In 2017, Spiegel Online showed a series of photographs of the sculptures set up in the memorial site with the caption: "Against Forgetting: "Figuren gegen das Vergessen" is the name of the art works set up in front of the gate of the Ravensbrück Memorial Site. They are intended to commemorate the crimes that took place behind the high walls of the concentration camp. Among other things, these included the forced operations on mostly Polish women".

Various views of the Figuren gegen das Vergessen are also available from the Alamy stock photo library.

In addition, Wolfe's design projects receive repeated recognition in blogs, press and TV reports in Europe, Asia and Latin America, for example Costa Rica.

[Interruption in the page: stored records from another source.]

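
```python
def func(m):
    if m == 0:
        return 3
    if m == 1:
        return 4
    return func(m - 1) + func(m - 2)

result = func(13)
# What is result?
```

Build up from base cases: func(0)=3, func(1)=4, func(2)=7, func(3)=11, func(4)=18, func(5)=29, func(6)=47, ..., func(13)=1364

Answer: 1364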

Since this involves upcycling, his work is also perceived as part of the maker movement, which represents consumers making things themselves instead of buying mass-produced goods. The important criteria being, sustainability, optimal adaptation and a creative impulse. This was discussed in 2016 by experts, at the Forum Technoversum, the debate on the future in the German Museum of Technology. In 2017 the Berlin-based "TrenntMagazin" (meaning "Separate the garbage! Magazine") published an interview with Wolfe on the subject of upcycling art. The British cultural travel portal "The Culture Tip" classifies Wolfe's work with used bicycle parts as part of the Berlin Re Cycling project.